Mientras Maeve estuviera en mi vida, jamás podría conservar nada de lo que me correspondía. Siempre aparecía cuando la felicidad parecía estar a mi alcance y me la arrebataba con una sonrisa inocente.

Durante nuestra infancia, las cosas siempre habían sido así. De algún modo, Maeve siempre acababa recibiendo los elogios que iban dirigidos a mí. Ni siquiera podía conservar mucho tiempo las pequeñas alegrías. Si algo me hacía destacar, tarde o temprano Maeve terminaba apropiándoselo.

Maeve siempre encontraba la forma de empañar mis logros, arrebatarme las oportunidades y convertir cualquier momento feliz en algo que girara en torno a ella.

Ahora también me quitaba a Archer. La garganta empezaba a cerrárseme y a picarme, señales familiares del inicio de una reacción alérgica. Aurora apenas se movió en mi interior, exhausta tras varios intentos de curarme.

Aurora me habló en la mente, débil y agotada: “Lo siento. No tengo fuerzas”.

“Lo sé. No es tu culpa”.

Saqué el celular para pedir otro taxi, pero Damien apareció a mi lado antes de que pudiera hacerlo.

—¿Adónde crees que vas? —preguntó con brusquedad.

—A casa.

Damien me arrebató el celular.

—Lo de siempre. Todo tiene que girar en torno a ti. Maeve está adentro ultimando el pedido de su pastel de cumpleaños. ¿No puedes quedarte ni veinte minutos para acompañarla?

—Necesito mi...

—Ay, por favor. Estás bien —dijo Damien mientras ponía los ojos en blanco—. Eres una mujer lobo, Kira. Tu loba ya debería haber neutralizado los efectos de ese pedacito de fruto seco. Siempre exageras para llamar la atención. ¿Recuerdas que el año pasado dijiste que habías tenido una reacción alérgica a las fresas y al final solo fue un malestar estomacal? ¡Qué dramática eres!

Nunca había sido alérgica a las fresas ni había fingido una reacción, pero discutir con Damien era inútil cuando ya estaba convencido de que yo mentía.

Mi padre salió de la pastelería.

—Tu madre quiere que vuelvas a entrar. Vamos a tomarnos una foto de familia junto al pastel de Maeve.

—En serio, tengo que irme a casa —insistí con voz ronca mientras la garganta seguía hinchándose—. El fruto seco...

—Basta de excusas. —La orden de papá, cargada con la autoridad de un Alfa, me doblegó y obligó a mi loba a someterse—. Dejarás de intentar llamar la atención, entrarás y sonreirás para la cámara como corresponde a una buena hija. ¿Quedó claro?

Antes de que pudiera responder, Maeve apareció en la entrada de la pastelería.

—¿Qué pasa? —preguntó en voz baja—. ¿Estás bien? Tienes la cara roja.

—Está bien —dijo Damien con indiferencia—. Solo hace esto porque Archer le contó que pospondría la ceremonia de unión.

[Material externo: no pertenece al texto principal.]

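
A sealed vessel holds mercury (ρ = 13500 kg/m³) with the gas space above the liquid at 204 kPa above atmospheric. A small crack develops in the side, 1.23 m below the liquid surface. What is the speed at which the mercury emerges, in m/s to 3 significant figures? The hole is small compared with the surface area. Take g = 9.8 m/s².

v ≈ 7.37 m/s

Take point 1 at the surface (v₁ ≈ 0) and point 2 at the hole (at atmospheric pressure). Bernoulli: P₁ + ρg h = P_atm + ½ρv₂².
With P₁ − P_atm = 204000 Pa, v₂ = √(2gh + 2ΔP/ρ) = √(2·9.8·1.23 + 2·204000/13500) = 7.37 m/s.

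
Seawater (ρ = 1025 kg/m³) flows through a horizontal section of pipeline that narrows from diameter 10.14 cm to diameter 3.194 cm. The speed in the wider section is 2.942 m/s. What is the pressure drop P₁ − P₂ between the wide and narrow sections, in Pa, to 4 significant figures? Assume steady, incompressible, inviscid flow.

The volume flow rate is constant, so v₂ = (A₁/A₂)v₁ = (80.75/8.012)·2.942 = 29.65 m/s.
With no height change, Bernoulli's equation is P₁ + ½ρv₁² = P₂ + ½ρv₂².
P₁ − P₂ = ½·1025·(29.65² − 2.942²) = ½·1025·870.6 = 446200 Pa.

ΔP = 446200 Pa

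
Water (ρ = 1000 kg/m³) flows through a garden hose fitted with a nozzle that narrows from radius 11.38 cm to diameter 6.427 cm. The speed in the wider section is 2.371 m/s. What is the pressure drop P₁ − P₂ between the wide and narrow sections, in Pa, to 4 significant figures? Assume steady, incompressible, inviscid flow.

ΔP = 439300 Pa

Continuity gives A₁v₁ = A₂v₂, so v₂ = (406.9 cm²)/(32.44 cm²) × 2.371 m/s = 29.73 m/s.
With no height change, Bernoulli's equation is P₁ + ½ρv₁² = P₂ + ½ρv₂².
P₁ − P₂ = ½·1000·(29.73² − 2.371²) = ½·1000·878.5 = 439300 Pa.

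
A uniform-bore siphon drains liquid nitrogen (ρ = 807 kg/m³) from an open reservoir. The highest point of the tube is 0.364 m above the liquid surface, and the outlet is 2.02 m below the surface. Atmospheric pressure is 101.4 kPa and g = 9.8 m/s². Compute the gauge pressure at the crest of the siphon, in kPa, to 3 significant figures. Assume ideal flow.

P_gauge ≈ -18.9 kPa

Bernoulli surface→outlet gives ½v² = g·h_out, so v = √(2·9.8·2.02) = 6.29 m/s.
With constant cross-section the crest speed equals v; applying Bernoulli from the surface up to the crest, P_top = P_atm − ½ρv² − ρg·h_top.
P_top = 101400 − ½·807·6.29² − 807·9.8·0.364 = 82500 Pa. So P_gauge = P_top − P_atm = -18900 Pa.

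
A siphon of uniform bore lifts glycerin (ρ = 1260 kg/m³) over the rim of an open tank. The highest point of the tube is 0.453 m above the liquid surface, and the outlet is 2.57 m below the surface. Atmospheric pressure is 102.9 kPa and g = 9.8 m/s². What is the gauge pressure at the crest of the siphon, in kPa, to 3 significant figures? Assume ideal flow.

Bernoulli surface→outlet gives ½v² = g·h_out, so v = √(2·9.8·2.57) = 7.10 m/s.
Continuity keeps v the same throughout the tube; from surface to crest, P_atm + 0 = P_top + ½ρv² + ρg·h_top.
P_top = 102900 − ½·1260·7.10² − 1260·9.8·0.453 = 65600 Pa. So P_gauge = P_top − P_atm = -37300 Pa.

-37.3 kPa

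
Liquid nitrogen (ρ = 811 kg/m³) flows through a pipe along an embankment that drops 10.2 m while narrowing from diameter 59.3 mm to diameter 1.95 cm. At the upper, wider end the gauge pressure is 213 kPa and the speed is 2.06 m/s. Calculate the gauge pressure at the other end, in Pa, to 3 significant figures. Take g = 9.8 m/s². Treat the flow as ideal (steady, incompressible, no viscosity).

The volume flow rate is constant, so v₂ = (A₁/A₂)v₁ = (27.6/2.99)·2.06 = 19.1 m/s.
Bernoulli: P₁ + ½ρv₁² + ρg h₁ = P₂ + ½ρv₂² + ρg h₂, so P₂ = P₁ + ½ρ(v₁² − v₂²) − ρg(h₂ − h₁).
P₂ = 213000 + ½·811·(2.06² − 19.1²) − 811·9.8·(−10.2) = 213000 + (-145000) − (-81100) = 149000 Pa.

P₂ ≈ 149000 Pa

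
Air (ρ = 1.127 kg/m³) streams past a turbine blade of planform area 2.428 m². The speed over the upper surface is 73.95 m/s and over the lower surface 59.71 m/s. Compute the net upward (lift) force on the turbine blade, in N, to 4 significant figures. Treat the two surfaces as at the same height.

From P + ½ρv² = const at equal height, P_low − P_up = ½ρ(v_up² − v_low²).
ΔP = ½·1.127·(73.95² − 59.71²) = 1073 Pa.
Lift = ΔP · A = 1073 × 2.428 = 2604 N.

F ≈ 2604 N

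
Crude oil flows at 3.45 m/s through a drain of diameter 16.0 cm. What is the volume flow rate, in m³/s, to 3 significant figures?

Q = A·v = 0.0201 m² × 3.45 m/s = 0.0694 m³/s.

Q ≈ 0.0694 m³/s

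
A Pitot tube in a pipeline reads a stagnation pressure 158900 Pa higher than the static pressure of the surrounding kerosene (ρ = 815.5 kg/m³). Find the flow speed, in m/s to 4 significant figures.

19.74 m/s

Bernoulli between the free stream and the stagnation point: ½ρv² = P_stag − P_static.
v = √(2ΔP/ρ) = √(2·158900/815.5) = 19.74 m/s.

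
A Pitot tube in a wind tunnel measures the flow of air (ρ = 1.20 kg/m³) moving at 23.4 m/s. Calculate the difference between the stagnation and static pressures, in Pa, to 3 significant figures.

329 Pa

The dynamic pressure equals the rise in static pressure at the stagnation point: ΔP = ½ρv².
ΔP = ½·1.20·23.4² = 329 Pa.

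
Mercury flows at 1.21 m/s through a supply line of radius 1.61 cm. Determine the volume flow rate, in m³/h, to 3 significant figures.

Q = 3.55 m³/h

Q = A·v = 0.000814 m² × 1.21 m/s = 0.000985 m³/s.
Converting: 0.000985 m³/s × 3600 = 3.55 m³/h.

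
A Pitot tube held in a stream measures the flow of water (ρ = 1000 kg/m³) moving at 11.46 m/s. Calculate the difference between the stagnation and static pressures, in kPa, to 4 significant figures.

ΔP ≈ 65.67 kPa

The dynamic pressure equals the rise in static pressure at the stagnation point: ΔP = ½ρv².
ΔP = ½·1000·11.46² = 65670 Pa.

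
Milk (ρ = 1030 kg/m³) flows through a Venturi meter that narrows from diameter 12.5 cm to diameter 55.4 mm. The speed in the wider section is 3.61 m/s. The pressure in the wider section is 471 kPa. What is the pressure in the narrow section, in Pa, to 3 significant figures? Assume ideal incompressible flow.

P₂ ≈ 304000 Pa

By continuity, v₂ = v₁·A₁/A₂ = 3.61·(123/24.1) = 18.4 m/s.
Along the horizontal streamline, P + ½ρv² is constant.
P₂ = P₁ − ½ρ(v₂² − v₁²) = 471000 − ½·1030·(18.4² − 3.61²) = 471000 − 167000 = 304000 Pa.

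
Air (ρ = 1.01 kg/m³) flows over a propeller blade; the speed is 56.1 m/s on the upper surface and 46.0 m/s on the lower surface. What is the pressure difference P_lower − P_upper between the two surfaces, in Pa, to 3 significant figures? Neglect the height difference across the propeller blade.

ΔP ≈ 521 Pa

The pressure is lower where the speed is higher: ΔP = ½ρ(v_up² − v_low²).
ΔP = ½·1.01·(56.1² − 46.0²) = 521 Pa.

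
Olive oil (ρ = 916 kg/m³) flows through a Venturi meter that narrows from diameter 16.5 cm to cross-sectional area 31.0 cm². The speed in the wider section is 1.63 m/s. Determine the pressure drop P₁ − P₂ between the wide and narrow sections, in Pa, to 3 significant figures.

ΔP ≈ 56700 Pa

By continuity, v₂ = v₁·A₁/A₂ = 1.63·(214/31.0) = 11.2 m/s.
Bernoulli (h₁ = h₂): P₁ − P₂ = ½ρ(v₂² − v₁²).
P₁ − P₂ = ½·916·(11.2² − 1.63²) = ½·916·124 = 56700 Pa.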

Maeve abrió mucho los ojos.

—Ay, no. Kira, ¿eso te molesta? Le dije a Archer que no hacía falta que me llevara a las cascadas, pero insistió porque sabe lo importantes que son para mí. Por favor, no te enojes.

Mamá salió detrás de Maeve y le pasó un brazo por los hombros en actitud protectora.

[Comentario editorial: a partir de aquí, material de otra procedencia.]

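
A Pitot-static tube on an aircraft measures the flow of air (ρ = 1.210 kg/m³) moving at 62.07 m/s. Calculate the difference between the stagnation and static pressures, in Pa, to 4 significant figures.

ΔP ≈ 2331 Pa

At the stagnation point the flow is brought to rest, so Bernoulli gives P_stag − P_static = ½ρv².
ΔP = ½·1.210·62.07² = 2331 Pa.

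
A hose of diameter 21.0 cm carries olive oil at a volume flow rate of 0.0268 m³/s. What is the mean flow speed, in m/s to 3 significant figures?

Q = 0.0268 m³/s = 0.0268 m³/s.
v = Q/A = 0.0268 / 0.0346 = 0.774 m/s.

v ≈ 0.774 m/s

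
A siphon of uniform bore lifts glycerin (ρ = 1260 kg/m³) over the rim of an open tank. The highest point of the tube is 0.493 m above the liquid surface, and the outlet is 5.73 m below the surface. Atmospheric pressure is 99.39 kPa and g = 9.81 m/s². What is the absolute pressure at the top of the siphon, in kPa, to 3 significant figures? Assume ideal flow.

The outlet speed comes from Torricelli: v = √(2g·5.73) = 10.6 m/s.
Continuity keeps v the same throughout the tube; from surface to crest, P_atm + 0 = P_top + ½ρv² + ρg·h_top.
P_top = 99390 − ½·1260·10.6² − 1260·9.81·0.493 = 22500 Pa.

P_top ≈ 22.5 kPa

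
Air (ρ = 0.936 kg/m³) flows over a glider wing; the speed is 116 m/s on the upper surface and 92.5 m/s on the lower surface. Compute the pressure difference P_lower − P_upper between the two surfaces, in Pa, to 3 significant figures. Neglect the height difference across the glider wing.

The pressure is lower where the speed is higher: ΔP = ½ρ(v_up² − v_low²).
ΔP = ½·0.936·(116² − 92.5²) = 2290 Pa.

ΔP ≈ 2290 Pa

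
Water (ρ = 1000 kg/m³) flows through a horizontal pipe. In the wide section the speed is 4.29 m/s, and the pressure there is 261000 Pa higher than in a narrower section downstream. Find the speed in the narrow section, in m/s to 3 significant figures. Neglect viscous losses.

With h₁ = h₂, rearranging Bernoulli gives v₂ = √(v₁² + 2ΔP/ρ).
v₂ = √(4.29² + 2·261000/1000) = √(18.4 + 522) = 23.2 m/s.

v₂ ≈ 23.2 m/s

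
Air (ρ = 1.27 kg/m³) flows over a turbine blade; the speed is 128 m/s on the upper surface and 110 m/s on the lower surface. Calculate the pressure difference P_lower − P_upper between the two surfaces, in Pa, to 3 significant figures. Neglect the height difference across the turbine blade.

Bernoulli (same height): P_lower − P_upper = ½ρ(v_upper² − v_lower²).
ΔP = ½·1.27·(128² − 110²) = 2720 Pa.

ΔP ≈ 2720 Pa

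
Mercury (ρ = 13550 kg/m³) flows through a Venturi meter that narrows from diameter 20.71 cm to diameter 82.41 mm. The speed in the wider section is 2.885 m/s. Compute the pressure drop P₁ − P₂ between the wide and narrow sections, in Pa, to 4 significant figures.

Mass conservation (A₁v₁ = A₂v₂) gives v₂ = 2.885 × 336.9/53.34 = 18.22 m/s.
Bernoulli (h₁ = h₂): P₁ − P₂ = ½ρ(v₂² − v₁²).
P₁ − P₂ = ½·13550·(18.22² − 2.885²) = ½·13550·323.6 = 2193000 Pa.

ΔP = 2193000 Pa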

—Claro que no está enojada, cariño. Kira sabe que la familia es lo primero; nunca te guardaría rencor por un simple viaje de cumpleaños. ¿Verdad, Kira?

Todos se quedaron mirándome mientras esperaban que les diera la razón, pero mi campo visual ya se oscurecía en los bordes y las manos empezaban a temblarme.

—Tienes razón, pero en serio necesito irme a casa ahora. —Me di la vuelta para marcharme.

Antes de que pudiera moverme, una mano me cruzó la cara de una cachetada.